You notice there is poultry wire over the chain link.
This pen is in the big henyard, and is known as "Butch's Pen", because I used to put Butch in here to get fresh air.
Once the new henhouse is finished, Butch and his three lovely ladies will be moving to it, and their sojourn in the feed room will end (so I can clean it UP!).
We waste enormous amounts of feed. I just cleaned out most of the tank that the big chicks were in, and the feed in there was dirty and poop-ridden. They had pushed it out of their feeder onto the floor. In the new henhouse, the feeder will be hung from the rafters so everyone has to work for their feed. No more bowls on the floor!
The bedding of the little henhouse is feed and dust... this is partially my fault, because in winter I sometimes just throw it in and run, but also because I am feeding in fortexes instead of feeders. Like I said, that will all change. We are composting the dirty feed.
As I sat at the computer earlier, I saw the llamas run by fast.
Then I went out, and saw Tony like this down the pasture:
And Inca up on the barn pad like this:
Aztec right at her side.
Here is what they were watching:
Our neighbors had just put four cows out on the five acres just to the north of us. Just to the right of the cows is a tiny black dot... I thought this was their lab. It was, instead, I think, a calf. There was something wrong with it... it had an odd gait, and had to almost run to keep up with the cows as they moved away from the gate. The llamas watched them for a long time, and in fact, Tony is laying out on the barn pad, the highest spot, right now, watching to the north, the east and the south.
Notice how they protect Aztec:
Llamas are wonderful guardians.
Meanwhile, in the big henhouse, this was happening:
Looks innocent, doesn't she?
Birdy, named that because Helen, our turkey hen hatched chicken eggs along with her poults, and raised two survivors of a snake attack, named the Birdbrain Twins.

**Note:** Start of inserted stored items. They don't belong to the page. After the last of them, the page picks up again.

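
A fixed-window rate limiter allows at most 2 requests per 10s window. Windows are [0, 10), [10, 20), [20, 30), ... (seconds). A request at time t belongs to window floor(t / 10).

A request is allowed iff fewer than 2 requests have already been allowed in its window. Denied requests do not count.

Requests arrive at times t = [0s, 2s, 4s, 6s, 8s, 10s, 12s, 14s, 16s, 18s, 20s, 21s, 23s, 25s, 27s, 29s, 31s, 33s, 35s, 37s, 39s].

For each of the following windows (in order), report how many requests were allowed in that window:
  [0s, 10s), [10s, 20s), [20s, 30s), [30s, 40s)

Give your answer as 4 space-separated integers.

Answer: 2 2 2 2

Derivation:
Processing requests:
  req#1 t=0s (window 0): ALLOW
  req#2 t=2s (window 0): ALLOW
  req#3 t=4s (window 0): DENY
  req#4 t=6s (window 0): DENY
  req#5 t=8s (window 0): DENY
  req#6 t=10s (window 1): ALLOW
  req#7 t=12s (window 1): ALLOW
  req#8 t=14s (window 1): DENY
  req#9 t=16s (window 1): DENY
  req#10 t=18s (window 1): DENY
  req#11 t=20s (window 2): ALLOW
  req#12 t=21s (window 2): ALLOW
  req#13 t=23s (window 2): DENY
  req#14 t=25s (window 2): DENY
  req#15 t=27s (window 2): DENY
  req#16 t=29s (window 2): DENY
  req#17 t=31s (window 3): ALLOW
  req#18 t=33s (window 3): ALLOW
  req#19 t=35s (window 3): DENY
  req#20 t=37s (window 3): DENY
  req#21 t=39s (window 3): DENY

Allowed counts by window: 2 2 2 2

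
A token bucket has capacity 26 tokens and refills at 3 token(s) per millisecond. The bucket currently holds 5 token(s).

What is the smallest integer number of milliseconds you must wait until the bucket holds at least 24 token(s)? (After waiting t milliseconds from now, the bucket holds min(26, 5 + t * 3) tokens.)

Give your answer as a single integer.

Need 5 + t * 3 >= 24, so t >= 19/3.
Smallest integer t = ceil(19/3) = 7.

Answer: 7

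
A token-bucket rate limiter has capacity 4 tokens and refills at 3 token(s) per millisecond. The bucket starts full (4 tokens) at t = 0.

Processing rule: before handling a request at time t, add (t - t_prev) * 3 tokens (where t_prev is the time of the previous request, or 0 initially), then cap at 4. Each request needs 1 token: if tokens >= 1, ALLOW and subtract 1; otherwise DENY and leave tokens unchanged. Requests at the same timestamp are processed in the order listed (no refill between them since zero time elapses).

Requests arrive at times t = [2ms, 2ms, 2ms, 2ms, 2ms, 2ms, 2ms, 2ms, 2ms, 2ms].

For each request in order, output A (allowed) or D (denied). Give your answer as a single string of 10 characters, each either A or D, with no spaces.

Answer: AAAADDDDDD

Derivation:
Simulating step by step:
  req#1 t=2ms: ALLOW
  req#2 t=2ms: ALLOW
  req#3 t=2ms: ALLOW
  req#4 t=2ms: ALLOW
  req#5 t=2ms: DENY
  req#6 t=2ms: DENY
  req#7 t=2ms: DENY
  req#8 t=2ms: DENY
  req#9 t=2ms: DENY
  req#10 t=2ms: DENY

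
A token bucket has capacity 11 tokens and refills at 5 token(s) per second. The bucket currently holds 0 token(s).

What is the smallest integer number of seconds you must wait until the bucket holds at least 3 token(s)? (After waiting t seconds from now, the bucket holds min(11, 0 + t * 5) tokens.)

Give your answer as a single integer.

Answer: 1

Derivation:
Need 0 + t * 5 >= 3, so t >= 3/5.
Smallest integer t = ceil(3/5) = 1.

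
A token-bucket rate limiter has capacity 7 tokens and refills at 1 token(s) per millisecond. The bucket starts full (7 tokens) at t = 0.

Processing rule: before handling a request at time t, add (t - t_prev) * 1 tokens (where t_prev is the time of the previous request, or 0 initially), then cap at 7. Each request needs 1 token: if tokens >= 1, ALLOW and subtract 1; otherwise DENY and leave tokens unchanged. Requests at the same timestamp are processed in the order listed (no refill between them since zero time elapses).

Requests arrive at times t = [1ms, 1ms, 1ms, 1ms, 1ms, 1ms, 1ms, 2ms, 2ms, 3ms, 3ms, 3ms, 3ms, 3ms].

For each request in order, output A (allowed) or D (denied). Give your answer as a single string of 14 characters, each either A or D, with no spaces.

Simulating step by step:
  req#1 t=1ms: ALLOW
  req#2 t=1ms: ALLOW
  req#3 t=1ms: ALLOW
  req#4 t=1ms: ALLOW
  req#5 t=1ms: ALLOW
  req#6 t=1ms: ALLOW
  req#7 t=1ms: ALLOW
  req#8 t=2ms: ALLOW
  req#9 t=2ms: DENY
  req#10 t=3ms: ALLOW
  req#11 t=3ms: DENY
  req#12 t=3ms: DENY
  req#13 t=3ms: DENY
  req#14 t=3ms: DENY

Answer: AAAAAAAADADDDD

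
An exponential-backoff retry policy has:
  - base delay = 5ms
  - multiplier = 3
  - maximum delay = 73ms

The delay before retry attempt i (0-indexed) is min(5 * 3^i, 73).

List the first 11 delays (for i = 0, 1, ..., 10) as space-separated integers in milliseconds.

Answer: 5 15 45 73 73 73 73 73 73 73 73

Derivation:
Computing each delay:
  i=0: min(5*3^0, 73) = 5
  i=1: min(5*3^1, 73) = 15
  i=2: min(5*3^2, 73) = 45
  i=3: min(5*3^3, 73) = 73
  i=4: min(5*3^4, 73) = 73
  i=5: min(5*3^5, 73) = 73
  i=6: min(5*3^6, 73) = 73
  i=7: min(5*3^7, 73) = 73
  i=8: min(5*3^8, 73) = 73
  i=9: min(5*3^9, 73) = 73
  i=10: min(5*3^10, 73) = 73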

She is the last daughter of our Buff Orpington Rambo, out of one of the Wyandottes, I'm sure. She is also an egg eater, and has taught Ruby, one of the other old hens, to eat them, too. These two are not moving to the new henhouse. She has always been a flighty bird, and you would think she never saw me before every day.
I have seen some great videos on blogs lately... I love cows, so love to read about them. One of the blogs I follow,
Animal Instinct, had a great video of a herd of cattle being let out of their winter barn in England, onto the green pastures for the first time. The dairy farmer explained in the video that they were fed ensilage first, to keep them from overeating on the green grass. To see those matronly cows kick up their heels in delight was really something! And to see the beautiful Simmental cows featured on the Animal Instinct blog is something too!

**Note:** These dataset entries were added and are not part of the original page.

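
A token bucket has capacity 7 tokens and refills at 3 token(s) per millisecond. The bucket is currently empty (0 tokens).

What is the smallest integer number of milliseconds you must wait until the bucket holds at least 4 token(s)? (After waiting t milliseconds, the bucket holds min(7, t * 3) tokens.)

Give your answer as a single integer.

Need t * 3 >= 4, so t >= 4/3.
Smallest integer t = ceil(4/3) = 2.

Answer: 2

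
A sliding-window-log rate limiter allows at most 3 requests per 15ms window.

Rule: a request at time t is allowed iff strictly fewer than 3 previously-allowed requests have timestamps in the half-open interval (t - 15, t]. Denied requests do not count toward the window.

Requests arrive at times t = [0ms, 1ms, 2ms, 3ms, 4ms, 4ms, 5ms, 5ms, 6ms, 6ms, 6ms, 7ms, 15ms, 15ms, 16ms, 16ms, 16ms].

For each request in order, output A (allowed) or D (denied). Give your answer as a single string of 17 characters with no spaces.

Answer: AAADDDDDDDDDADADD

Derivation:
Tracking allowed requests in the window:
  req#1 t=0ms: ALLOW
  req#2 t=1ms: ALLOW
  req#3 t=2ms: ALLOW
  req#4 t=3ms: DENY
  req#5 t=4ms: DENY
  req#6 t=4ms: DENY
  req#7 t=5ms: DENY
  req#8 t=5ms: DENY
  req#9 t=6ms: DENY
  req#10 t=6ms: DENY
  req#11 t=6ms: DENY
  req#12 t=7ms: DENY
  req#13 t=15ms: ALLOW
  req#14 t=15ms: DENY
  req#15 t=16ms: ALLOW
  req#16 t=16ms: DENY
  req#17 t=16ms: DENY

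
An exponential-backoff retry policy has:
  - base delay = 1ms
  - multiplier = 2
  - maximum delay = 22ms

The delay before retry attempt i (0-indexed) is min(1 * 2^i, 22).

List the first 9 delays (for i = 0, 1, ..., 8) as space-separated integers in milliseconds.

Answer: 1 2 4 8 16 22 22 22 22

Derivation:
Computing each delay:
  i=0: min(1*2^0, 22) = 1
  i=1: min(1*2^1, 22) = 2
  i=2: min(1*2^2, 22) = 4
  i=3: min(1*2^3, 22) = 8
  i=4: min(1*2^4, 22) = 16
  i=5: min(1*2^5, 22) = 22
  i=6: min(1*2^6, 22) = 22
  i=7: min(1*2^7, 22) = 22
  i=8: min(1*2^8, 22) = 22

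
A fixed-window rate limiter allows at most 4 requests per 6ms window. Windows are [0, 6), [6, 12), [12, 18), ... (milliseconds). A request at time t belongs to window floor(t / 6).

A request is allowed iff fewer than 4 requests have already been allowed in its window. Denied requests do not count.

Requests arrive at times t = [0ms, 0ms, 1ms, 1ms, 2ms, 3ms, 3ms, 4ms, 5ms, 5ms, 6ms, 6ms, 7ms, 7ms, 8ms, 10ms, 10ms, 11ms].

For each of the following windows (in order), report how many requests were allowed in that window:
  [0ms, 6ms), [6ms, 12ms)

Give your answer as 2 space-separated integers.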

Copy that and you will see them, too!
And on a more serious note, Sandy, our newest follower from Yellow Knife Farm, posted a video on her website last week that every one should watch once. It is graphic, but not too. It was made by a reporter, Lisa de Guia, (I found out after some research) about a custom butcher, Larry Althiser, at Larry's Custom Meats in
Hartwick, New York. This man welcomed the reporter into his shop, where he calmly explains the entire process, from the entry of the animal - a steer, a sheep, and a hog are shown - how they are put down, how they are skinned, etc., and their carcasses cut up. Yes, there is some blood in it. You also see (and it is explained) that in that shop, they do as much as they can to avoid fear in the animal. It is plain to see that the animals are curious, not scared to death, before their lives are ended decently. There are three young men working with Mr. Althiser, and they work quickly and sparely to get the carcasses hung and cleaned. The butcher himself is proud of his shop, and should be. I wish every end of life experience for the animals we raise could be as good.
Here is a link to this video, and it is worth the watching.
It is almost midafternoon on a beautiful spring day, so I am going to go outside and do the watering, to save myself time for later.
I hope everyone has a wonderful evening!